7 Haziran seçimlerine giden zaman azalıyor.
3805 sandıkta, 1 milyon 2 bin 362 seçmen oy kullanacak.
Bizim millet siyaseti çok sever ya, herkes kendince bir hesap tutturmuş gidiyor.
Seçim toto yapıyorlar güya.
Bir çok değişkeni bulunan bir genel seçime giderken, “şu olursa bu olur” deyip yumurtaya kulp takmanın anlamı yok. Kadınların altın günündeki dedikodular dahi bunlardan daha anlamlı. Geçmiş seçimlerden çok farklı bir iklimde gidilen sandıktan çıkacak sonucun şaşırtıcı olacağına inanmakla birlikte, gelin biraz rakamların diline kulak verelim.
2011 genel seçimlerinde AKP yüzde 61 ile 519 bin oy topladı
2104 yerel seçimlerinde ise yüzde 54.70 ile oylar 490 bine geriledi.
Arada 7 puanlık bir düşüş olmuş.
Bu sürede CHP 2011 seçimlerindeki yüzde 19.43 (163 bin oy) oranını 2014 seçimlerinde yüzde 21.50’te taşıyarak oy sayısını 192’e getirmeyi başarmış.
2011 seçimlerini 9.49 yüzde ve 80 bine yakın oyla tamamlayan MHP 2014 yılında 11.90 yüzdelik ve 106 bin oya ulaşmış.
2011 seçimlerine bağımsız adayla giren şimdiki HDP yüzde 5 ile aldığı 42 bin oyu 2014 yerel seçimlerinde 6.20 ve 55 bin sayısına çıkarmış.
Mesele genel seçimlerde 8058 oy alan Saadet Partisi, yerel seçimde oyunu 3 katına çıkararak 25 bine kadar gelmiş.
Cumhurbaşkanlığı seçimlerinde:
AKP yüzde 60 = 475 bin oy
CHP yüzde 30 = 228 bin oy
HDP yüzde 11 = 83 bin oy gibi sandıkları zorlayan rakamlara ulaşmışlar.
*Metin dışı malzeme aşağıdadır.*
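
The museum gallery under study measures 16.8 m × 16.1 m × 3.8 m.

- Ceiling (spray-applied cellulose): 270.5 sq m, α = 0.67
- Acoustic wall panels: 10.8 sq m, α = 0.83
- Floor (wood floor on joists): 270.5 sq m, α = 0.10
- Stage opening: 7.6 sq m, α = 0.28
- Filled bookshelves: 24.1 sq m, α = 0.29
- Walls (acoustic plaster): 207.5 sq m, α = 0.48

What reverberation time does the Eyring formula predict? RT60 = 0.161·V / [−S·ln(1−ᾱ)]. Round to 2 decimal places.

0.39 sec

Total surface area S = 270.5 + 10.8 + 270.5 + 7.6 + 24.1 + 207.5 = 791.0 sq m.
Absorption A = 270.5·0.67 + 10.8·0.83 + 270.5·0.10 + 7.6·0.28 + 24.1·0.29 + 207.5·0.48 = 325.966 sabins.
ᾱ = 325.966 / 791.0 = 0.4121.
Eyring denominator: −S ln(1−ᾱ) = 420.178.
V = 16.8 × 16.1 × 3.8 = 1027.824 m³.
T = 0.161·V/[−S·ln(1−ᾱ)] = 0.161·1027.824/420.178 = 0.39 s.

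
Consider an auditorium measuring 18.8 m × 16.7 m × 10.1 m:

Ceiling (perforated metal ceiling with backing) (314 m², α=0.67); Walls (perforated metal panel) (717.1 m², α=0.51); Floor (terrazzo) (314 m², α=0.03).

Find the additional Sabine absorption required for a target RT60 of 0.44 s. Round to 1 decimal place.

Summing Sᵢαᵢ: 210.380 + 365.721 + 9.420 → A₁ = 585.521 sabins.
V = 3170.996 m³. Required absorption A₂ = 0.161 × 3170.996 / 0.44 = 1160.296 sabins.
Additional absorption ΔA = 1160.296 − 585.521 = 574.8 sabins.

574.8 sabins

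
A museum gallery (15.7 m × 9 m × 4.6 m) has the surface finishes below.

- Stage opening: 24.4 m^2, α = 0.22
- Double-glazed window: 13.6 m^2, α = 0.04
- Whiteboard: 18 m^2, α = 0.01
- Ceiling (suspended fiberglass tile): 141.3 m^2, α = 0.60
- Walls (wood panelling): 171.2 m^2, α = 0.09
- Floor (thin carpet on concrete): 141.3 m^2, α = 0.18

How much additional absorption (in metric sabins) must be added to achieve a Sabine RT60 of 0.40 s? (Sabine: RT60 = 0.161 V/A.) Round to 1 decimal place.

Equivalent absorption area: A₁ = 24.4·0.22 + 13.6·0.04 + 18·0.01 + 141.3·0.60 + 171.2·0.09 + 141.3·0.18 = 131.714 m^2.
For T = 0.40 s, need A₂ = 0.161·V/T = 0.161·649.98/0.40 = 261.617 sabins.
Additional absorption ΔA = 261.617 − 131.714 = 129.9 sabins.

129.9 sabins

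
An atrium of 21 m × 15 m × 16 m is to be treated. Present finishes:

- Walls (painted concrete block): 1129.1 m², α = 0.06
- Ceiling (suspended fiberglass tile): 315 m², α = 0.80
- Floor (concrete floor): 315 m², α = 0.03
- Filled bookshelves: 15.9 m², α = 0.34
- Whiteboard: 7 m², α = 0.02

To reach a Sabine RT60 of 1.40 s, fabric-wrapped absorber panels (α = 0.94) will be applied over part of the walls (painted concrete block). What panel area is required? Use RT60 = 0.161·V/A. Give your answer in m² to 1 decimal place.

A₁ = Σ Sᵢαᵢ = 1129.1·0.06 + 315·0.80 + 315·0.03 + 15.9·0.34 + 7·0.02 = 334.742 sabins.
Required A₂ = 0.161·5040/1.40 = 579.600 sabins.
ΔA needed = 579.600 − 334.742 = 244.858 sabins.
Net gain per m²: Δα = 0.94 − 0.06 = 0.88.
Panel area = 244.858 / 0.88 = 278.2 m².

278.2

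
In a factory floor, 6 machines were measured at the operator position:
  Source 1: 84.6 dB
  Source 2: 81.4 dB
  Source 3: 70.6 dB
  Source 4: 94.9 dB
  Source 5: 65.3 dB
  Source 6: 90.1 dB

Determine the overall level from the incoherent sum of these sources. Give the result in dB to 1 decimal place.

96.6 dB

Sum in the linear (power) domain: Σ 10^(Lᵢ/10) = 10^(84.6/10) + 10^(81.4/10) + 10^(70.6/10) + 10^(94.9/10) + 10^(65.3/10) + 10^(90.1/10) = 4.555e+09.
Combined level = 10 log₁₀(4.555e+09) = 96.6 dB.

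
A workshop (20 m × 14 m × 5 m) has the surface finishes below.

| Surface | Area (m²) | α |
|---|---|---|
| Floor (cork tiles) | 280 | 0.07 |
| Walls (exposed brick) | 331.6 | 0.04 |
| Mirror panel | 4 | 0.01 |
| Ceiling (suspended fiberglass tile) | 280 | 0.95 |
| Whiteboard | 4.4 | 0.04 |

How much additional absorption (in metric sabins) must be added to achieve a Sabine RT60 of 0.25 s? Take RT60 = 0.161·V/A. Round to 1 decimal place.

A₁ = Σ Sᵢαᵢ = 280·0.07 + 331.6·0.04 + 4·0.01 + 280·0.95 + 4.4·0.04 = 299.080 sabins.
Target A₂ = 0.161·1400/0.25 = 901.600 sabins (V = 1400 m³).
ΔA = A₂ − A₁ = 901.600 − 299.080 = 602.5 sabins.

602.5 sabins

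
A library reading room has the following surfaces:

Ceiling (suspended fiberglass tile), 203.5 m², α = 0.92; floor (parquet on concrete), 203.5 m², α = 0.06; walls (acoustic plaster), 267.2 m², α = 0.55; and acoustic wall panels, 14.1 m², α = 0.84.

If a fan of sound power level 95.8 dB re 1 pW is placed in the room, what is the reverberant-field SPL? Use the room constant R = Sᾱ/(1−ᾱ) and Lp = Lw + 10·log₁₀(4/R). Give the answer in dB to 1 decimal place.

73.1 dB

A = 358.234 sabins; S = 688.3 m².
ᾱ = 0.5205, so room constant R = A/(1−ᾱ) = 747.099 m².
Lp = 95.8 + 10·log₁₀(4/747.099) = 95.8 + (-22.71) = 73.1 dB.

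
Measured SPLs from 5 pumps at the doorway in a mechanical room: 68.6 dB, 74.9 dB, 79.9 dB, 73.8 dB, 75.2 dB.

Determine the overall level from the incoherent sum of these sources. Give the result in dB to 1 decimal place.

82.9 dB

Converting to relative power and adding: 10^(68.6/10) + 10^(74.9/10) + 10^(79.9/10) + 10^(73.8/10) + 10^(75.2/10) = 1.93e+08.
Back to dB: 10·log₁₀ Σ = 82.9 dB.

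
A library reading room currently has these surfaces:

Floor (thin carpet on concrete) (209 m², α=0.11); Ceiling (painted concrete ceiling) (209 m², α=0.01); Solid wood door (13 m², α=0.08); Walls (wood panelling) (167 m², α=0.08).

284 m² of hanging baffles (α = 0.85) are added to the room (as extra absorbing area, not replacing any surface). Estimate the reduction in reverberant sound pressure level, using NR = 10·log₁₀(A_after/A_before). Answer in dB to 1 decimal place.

Summing Sᵢαᵢ: 22.990 + 2.090 + 1.040 + 13.360 → A_before = 39.480 sabins.
Added absorption = 284 × 0.85 = 241.400 sabins.
New total A_after = 280.880 sabins.
Reduction = 10 log₁₀(A_after/A_before) = 10 log₁₀(7.1145) = 8.5 dB.

8.5 dB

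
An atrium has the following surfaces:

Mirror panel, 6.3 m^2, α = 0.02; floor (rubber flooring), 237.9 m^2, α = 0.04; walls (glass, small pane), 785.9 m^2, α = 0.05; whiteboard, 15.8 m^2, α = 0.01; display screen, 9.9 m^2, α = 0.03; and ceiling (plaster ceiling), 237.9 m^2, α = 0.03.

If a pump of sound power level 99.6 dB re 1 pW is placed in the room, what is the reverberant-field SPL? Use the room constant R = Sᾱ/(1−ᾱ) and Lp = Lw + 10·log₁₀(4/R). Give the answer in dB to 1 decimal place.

Σ(Sᵢαᵢ) = 6.3×0.02 + 237.9×0.04 + 785.9×0.05 + 15.8×0.01 + 9.9×0.03 + 237.9×0.03 = 56.529; total area S = 1293.7 m^2.
ᾱ = 0.0437, so room constant R = A/(1−ᾱ) = 59.112 m^2.
Lp = Lw + 10 log₁₀(4/R) = 99.6 -11.70 = 87.9 dB.

87.9 dB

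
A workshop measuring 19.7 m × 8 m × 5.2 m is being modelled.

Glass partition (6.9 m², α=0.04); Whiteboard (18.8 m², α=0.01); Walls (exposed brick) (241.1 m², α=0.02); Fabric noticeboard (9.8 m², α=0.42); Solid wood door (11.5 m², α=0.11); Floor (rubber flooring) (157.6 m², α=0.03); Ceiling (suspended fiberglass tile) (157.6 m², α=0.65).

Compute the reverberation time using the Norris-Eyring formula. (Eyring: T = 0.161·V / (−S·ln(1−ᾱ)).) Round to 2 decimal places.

1.01 s

Total surface area S = 6.9 + 18.8 + 241.1 + 9.8 + 11.5 + 157.6 + 157.6 = 603.3 m².
Absorption A = 6.9×0.04 + 18.8×0.01 + 241.1×0.02 + 9.8×0.42 + 11.5×0.11 + 157.6×0.03 + 157.6×0.65 = 117.835 sabins.
ᾱ = 117.835 / 603.3 = 0.1953.
−S·ln(1−ᾱ) = −603.3 × ln(1 − 0.1953) = 131.088.
V = 19.7 × 8 × 5.2 = 819.52 m³.
RT60 = 0.161 × 819.52 / 131.088 = 1.01 s.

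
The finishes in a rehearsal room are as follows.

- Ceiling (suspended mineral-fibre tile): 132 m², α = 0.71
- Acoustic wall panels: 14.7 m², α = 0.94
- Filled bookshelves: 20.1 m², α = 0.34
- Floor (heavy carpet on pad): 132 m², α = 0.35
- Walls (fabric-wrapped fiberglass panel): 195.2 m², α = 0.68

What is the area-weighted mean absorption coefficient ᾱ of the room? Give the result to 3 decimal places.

Total surface area S = 494.0 m².
Weighted sum Σ Sα = 293.308.
ᾱ = A/S = 0.594.

0.594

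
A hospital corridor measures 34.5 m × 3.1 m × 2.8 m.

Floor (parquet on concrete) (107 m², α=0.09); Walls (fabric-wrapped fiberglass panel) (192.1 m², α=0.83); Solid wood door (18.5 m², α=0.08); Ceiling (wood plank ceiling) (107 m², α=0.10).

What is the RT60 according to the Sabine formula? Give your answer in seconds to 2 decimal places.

0.27 seconds

A = Σ Sᵢαᵢ = 107·0.09 + 192.1·0.83 + 18.5·0.08 + 107·0.10 = 181.253 sabins.
V = 34.5·3.1·2.8 = 299.46 m³.
T = 0.161 V/A = 0.161·299.46/181.253 = 0.27 s.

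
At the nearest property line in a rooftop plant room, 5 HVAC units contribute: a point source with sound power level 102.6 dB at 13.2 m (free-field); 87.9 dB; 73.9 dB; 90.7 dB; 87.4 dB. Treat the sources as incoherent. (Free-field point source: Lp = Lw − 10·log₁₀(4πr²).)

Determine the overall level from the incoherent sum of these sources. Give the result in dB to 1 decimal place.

93.8 dB

Source at 13.2 m: Lp = 102.6 − 10·log₁₀(4π·13.2²) = 102.6 − 10·log₁₀(2189.564) = 69.2 dB.
Σ 10^(Lᵢ/10) = 2.374e+09.
Back to dB: 10·log₁₀ Σ = 93.8 dB.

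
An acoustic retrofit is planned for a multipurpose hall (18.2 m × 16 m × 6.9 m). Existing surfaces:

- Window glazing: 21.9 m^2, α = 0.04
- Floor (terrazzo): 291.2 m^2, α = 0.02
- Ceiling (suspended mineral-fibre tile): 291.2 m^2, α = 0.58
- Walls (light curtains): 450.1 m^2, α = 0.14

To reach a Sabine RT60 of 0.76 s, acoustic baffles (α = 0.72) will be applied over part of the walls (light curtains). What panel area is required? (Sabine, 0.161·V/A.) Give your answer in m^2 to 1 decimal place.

322.5

Summing Sᵢαᵢ: 0.876 + 5.824 + 168.896 + 63.014 → A₁ = 238.610 sabins.
Required A₂ = 0.161·2009.28/0.76 = 425.650 sabins.
ΔA needed = 425.650 − 238.610 = 187.040 sabins.
Net gain per m^2: Δα = 0.72 − 0.14 = 0.58.
Panel area = 187.040 / 0.58 = 322.5 m^2.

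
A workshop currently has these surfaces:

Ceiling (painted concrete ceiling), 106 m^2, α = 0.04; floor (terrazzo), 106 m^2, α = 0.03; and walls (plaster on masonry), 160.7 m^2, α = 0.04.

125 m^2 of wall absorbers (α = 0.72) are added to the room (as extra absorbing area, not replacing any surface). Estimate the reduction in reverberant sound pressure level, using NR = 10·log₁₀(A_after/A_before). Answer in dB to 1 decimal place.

Summing Sᵢαᵢ: 4.240 + 3.180 + 6.428 → A_before = 13.848 sabins.
Treatment contributes 125·0.72 = 90.000 sabins.
A_after = 13.848 + 90.000 = 103.848 sabins.
NR = 10·log₁₀(103.848/13.848) = 8.8 dB.

8.8 dB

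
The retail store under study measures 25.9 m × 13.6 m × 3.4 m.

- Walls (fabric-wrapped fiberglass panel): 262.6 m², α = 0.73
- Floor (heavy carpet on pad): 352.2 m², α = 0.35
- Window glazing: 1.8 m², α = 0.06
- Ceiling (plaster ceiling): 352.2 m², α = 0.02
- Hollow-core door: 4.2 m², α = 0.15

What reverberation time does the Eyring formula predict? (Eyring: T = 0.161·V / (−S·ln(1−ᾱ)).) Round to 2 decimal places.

S = Σ Sᵢ = 973.0 m².
Absorption A = 262.6×0.73 + 352.2×0.35 + 1.8×0.06 + 352.2×0.02 + 4.2×0.15 = 322.750 sabins.
Mean coefficient ᾱ = A/S = 0.3317.
−S·ln(1−ᾱ) = −973.0 × ln(1 − 0.3317) = 392.137.
V = 25.9 × 13.6 × 3.4 = 1197.616 m³.
RT60 = 0.161 × 1197.616 / 392.137 = 0.49 s.

0.49 seconds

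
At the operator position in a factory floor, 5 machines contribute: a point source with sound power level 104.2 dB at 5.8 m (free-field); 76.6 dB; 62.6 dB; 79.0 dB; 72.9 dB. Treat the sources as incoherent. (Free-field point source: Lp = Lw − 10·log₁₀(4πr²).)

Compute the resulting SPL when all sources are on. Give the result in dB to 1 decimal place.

83.2 dB

Source at 5.8 m: Lp = 104.2 − 10·log₁₀(4π·5.8²) = 104.2 − 10·log₁₀(422.733) = 77.9 dB.
Sum in the linear (power) domain: Σ 10^(Lᵢ/10) = 10^(77.9/10) + 10^(76.6/10) + 10^(62.6/10) + 10^(79.0/10) + 10^(72.9/10) = 2.081e+08.
L_total = 10·log₁₀(2.081e+08) = 83.2 dB.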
İktidarın gücü, ekonomisi, ekonomik veriler, demokratikleşme arzuları, yeni anayasa gibi faktörlere rağmen AKP oylarında başlayan küçük düşmelerin; ekonomi yönetimine müdahale, dış politika açmazları, iç güvenlik yasası, yolsuzluklar, yandaş kayırma, otoriterleşme ve Sünnileştirme eğilimi, başkanlık sisteminin diktatörlük olarak algılanması ve çözüm süreci, aday listelerinin yarattığı hoşnutsuzluk gibi değişkenlerle daha büyük kopmalara neden olacağını söylemek için siyaset bilimci olmaya gerek yoktur. İthal adayların geçen dönemden daha fazla dile getirildiği AKP’nin işi kolay değil anlayacağınız.
CHP açısından bir çok ilde yapılan önseçimlerin yarattığı sinerji, Genel Başkan Kemal Kılıçdaroğlu’nun emeklilere ve banka borçlularına yönelik toplumda yankı uyandıran vaatleri, alkışlı, kedili seçim kampanyasına erken başlaması bir avantaj olarak görülüyor.Meh
MHP’de liste başı adayı Ümit Özdağ ile yakaladığı heyecanı koruyarak 2 milletvekili sınırını sonuna kadar zorlamak peşinde.12 Eylül öncesi siyaset yapan isimlerin de geri döndüğü parti, çözüm sürecine yönelik endişelerle birlikte oy patlaması yapacak gibi görünüyor.
Flaş isimleri listesine dahil ederek listenin başına Celal Doğan gibi bir markayı getiren HDP’de kuşkusuz tüm hesapları alt-üst edecek potansiyele sahip. İkinci sıra adayı Prof. Dr. Mahmut Toğrul’un, Pazarcıklı bir alevi-kürt olması CHP’nin aleyhinde gibi görünse de Türk solunun desteğini alacağını bildiğim HDP, barajı kesinlikle aşacaktır.
Böyle bir tablo Gaziantep’in dengelerini değiştirir mi?
Evet…
En azından para babalarının değil, halkın vekilleri seçilir.